The value of the integral of $\sqrt {{x^2} - {a^2}}$ with respect to $x$ is given as $\int {\sqrt {{x^2} - {a^2}} } dx = \dfrac{x}{2}\sqrt {{x^2} - {a^2}} - \dfrac{{{a^2}}}{2}\log \left| {x + \sqrt {{x^2} - {a^2}} } \right| + C$ , where $C$ is a constant of integration.
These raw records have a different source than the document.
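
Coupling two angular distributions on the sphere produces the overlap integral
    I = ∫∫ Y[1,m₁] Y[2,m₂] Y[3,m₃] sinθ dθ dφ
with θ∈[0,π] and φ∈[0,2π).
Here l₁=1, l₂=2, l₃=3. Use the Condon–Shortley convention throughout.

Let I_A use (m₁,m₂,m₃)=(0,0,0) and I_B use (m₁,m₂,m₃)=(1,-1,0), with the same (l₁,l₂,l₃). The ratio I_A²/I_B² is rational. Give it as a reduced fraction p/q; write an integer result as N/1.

l's match ⇒ only the (l;m) 3-j factors differ between A and B.
A: triangle coeff Δ(1,2,3) = 1/105; Σ_t [0,0]: t=0:+1/4 = 1/4; (3j)²=3/35 [(1 2 3; 0 0 0)], sign=-1
B: triangle coeff Δ(1,2,3) = 1/105; Σ_t [0,0]: t=0:+1/12 = 1/12; (3j)²=1/35 [(1 2 3; 1 -1 0)], sign=-1
I_A²/I_B² = (3/35)/(1/35) = 3/1

3/1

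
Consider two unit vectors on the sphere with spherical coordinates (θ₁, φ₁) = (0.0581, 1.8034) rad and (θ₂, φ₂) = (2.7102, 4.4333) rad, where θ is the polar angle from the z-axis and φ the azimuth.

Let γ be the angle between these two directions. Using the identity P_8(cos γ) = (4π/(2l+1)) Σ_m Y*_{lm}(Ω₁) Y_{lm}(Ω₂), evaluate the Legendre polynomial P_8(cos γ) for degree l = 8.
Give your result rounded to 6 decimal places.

-0.335998

Summing Y*_{l m}(θ₁,φ₁)·Y_{l m}(θ₂,φ₂) over m ∈ [−8, 8]; prefactor 4π/(2·8+1) = 0.739198:
  [-8]  conj(Y_{8,-8})(Ω₁) = -0.00000 + 0.00000j ; Y_{8,-8}(Ω₂) = -0.00030 + 0.00038j ; Δ = -0.00000 - 0.00000j
  [-7]  conj(Y_{8,-7})(Ω₁) = 0.00000 + 0.00000j ; Y_{8,-7}(Ω₂) = -0.00388 - 0.00156j ; Δ = -0.00000 - 0.00000j
  [-6]  conj(Y_{8,-6})(Ω₁) = -0.00000 - 0.00000j ; Y_{8,-6}(Ω₂) = 0.00237 - 0.02277j ; Δ = -0.00000 + 0.00000j
  [-5]  conj(Y_{8,-5})(Ω₁) = -0.00001 + 0.00000j ; Y_{8,-5}(Ω₂) = 0.08718 - 0.01545j ; Δ = -0.00000 + 0.00000j
  [-4]  conj(Y_{8,-4})(Ω₁) = 0.00009 + 0.00012j ; Y_{8,-4}(Ω₂) = 0.10805 + 0.22117j ; Δ = -0.00002 + 0.00003j
  [-3]  conj(Y_{8,-3})(Ω₁) = 0.00174 - 0.00207j ; Y_{8,-3}(Ω₂) = -0.34903 + 0.31458j ; Δ = 0.00005 + 0.00127j
  [-2]  conj(Y_{8,-2})(Ω₁) = -0.03053 - 0.01532j ; Y_{8,-2}(Ω₂) = -0.44040 - 0.27499j ; Δ = 0.00923 + 0.01514j
  [-1]  conj(Y_{8,-1})(Ω₁) = -0.06412 + 0.27067j ; Y_{8,-1}(Ω₂) = 0.02287 - 0.07980j ; Δ = 0.02013 + 0.01131j
  [+0]  conj(Y_{8,0})(Ω₁) = 1.09349 + 0.00000j ; Y_{8,0}(Ω₂) = -0.46944 + 0.00000j ; Δ = -0.51333 + 0.00000j
  [+1]  conj(Y_{8,1})(Ω₁) = 0.06412 + 0.27067j ; Y_{8,1}(Ω₂) = -0.02287 - 0.07980j ; Δ = 0.02013 - 0.01131j
  [+2]  conj(Y_{8,2})(Ω₁) = -0.03053 + 0.01532j ; Y_{8,2}(Ω₂) = -0.44040 + 0.27499j ; Δ = 0.00923 - 0.01514j
  [+3]  conj(Y_{8,3})(Ω₁) = -0.00174 - 0.00207j ; Y_{8,3}(Ω₂) = 0.34903 + 0.31458j ; Δ = 0.00005 - 0.00127j
  [+4]  conj(Y_{8,4})(Ω₁) = 0.00009 - 0.00012j ; Y_{8,4}(Ω₂) = 0.10805 - 0.22117j ; Δ = -0.00002 - 0.00003j
  [+5]  conj(Y_{8,5})(Ω₁) = 0.00001 + 0.00000j ; Y_{8,5}(Ω₂) = -0.08718 - 0.01545j ; Δ = -0.00000 - 0.00000j
  [+6]  conj(Y_{8,6})(Ω₁) = -0.00000 + 0.00000j ; Y_{8,6}(Ω₂) = 0.00237 + 0.02277j ; Δ = -0.00000 - 0.00000j
  [+7]  conj(Y_{8,7})(Ω₁) = -0.00000 + 0.00000j ; Y_{8,7}(Ω₂) = 0.00388 - 0.00156j ; Δ = -0.00000 + 0.00000j
  [+8]  conj(Y_{8,8})(Ω₁) = -0.00000 - 0.00000j ; Y_{8,8}(Ω₂) = -0.00030 - 0.00038j ; Δ = -0.00000 + 0.00000j
Total Σ_m = -0.45454 + 0.00000j. Multiply by 0.739198: -0.33600 + 0.00000j. P_8(cos γ) = -0.335998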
Substituting $x - 4$ for $x$ , and 3 for $a$ in the formula, we get
$\Rightarrow \int {\sqrt {{{\left( {x - 4} \right)}^2} - {3^2}} } dx = \dfrac{{\left( {x - 4} \right)}}{2}\sqrt {{{\left( {x - 4} \right)}^2} - {3^2}} - \dfrac{{{3^2}}}{2}\log \left| {\left( {x - 4} \right) + \sqrt {{{\left( {x - 4} \right)}^2} - {3^2}} } \right| + C$
Simplifying the expression, we get
$\begin{array}{l} \Rightarrow \int {\sqrt {{x^2} - 8x + 7} } dx = \dfrac{{x - 4}}{2}\sqrt {{x^2} - 8x + 7} - \dfrac{9}{2}\log \left| {x - 4 + \sqrt {{x^2} - 8x + 7} } \right| + C\\\ \Rightarrow \int {\sqrt {{x^2} - 8x + 7} } dx = \dfrac{x}{2}\sqrt {{x^2} - 8x + 7} - \dfrac{4}{2}\sqrt {{x^2} - 8x + 7} - \dfrac{9}{2}\log \left| {x - 4 + \sqrt {{x^2} - 8x + 7} } \right| + C\\\ \Rightarrow \int {\sqrt {{x^2} - 8x + 7} } dx = \dfrac{x}{2}\sqrt {{x^2} - 8x + 7} - 2\sqrt {{x^2} - 8x + 7} - \dfrac{9}{2}\log \left| {x - 4 + \sqrt {{x^2} - 8x + 7} } \right| + C\end{array}$
Therefore, the value of the integral $\int {\sqrt {{x^2} - 8x + 7} } dx$ is $\dfrac{x}{2}\sqrt {{x^2} - 8x + 7} - 2\sqrt {{x^2} - 8x + 7} - \dfrac{9}{2}\log \left| {x - 4 + \sqrt {{x^2} - 8x + 7} } \right| + C$ .

Note:
To complete the square, we added and subtracted the half of the coefficient of $x$ . This is to be done only if the coefficient of ${x^2}$ is 1. If the coefficient of ${x^2}$ is not 1, divide the expression such that the coefficient of ${x^2}$ is 1. Then, add and subtract the half of the coefficient of $x$ . The number used to divide is a constant and can be taken outside the integral.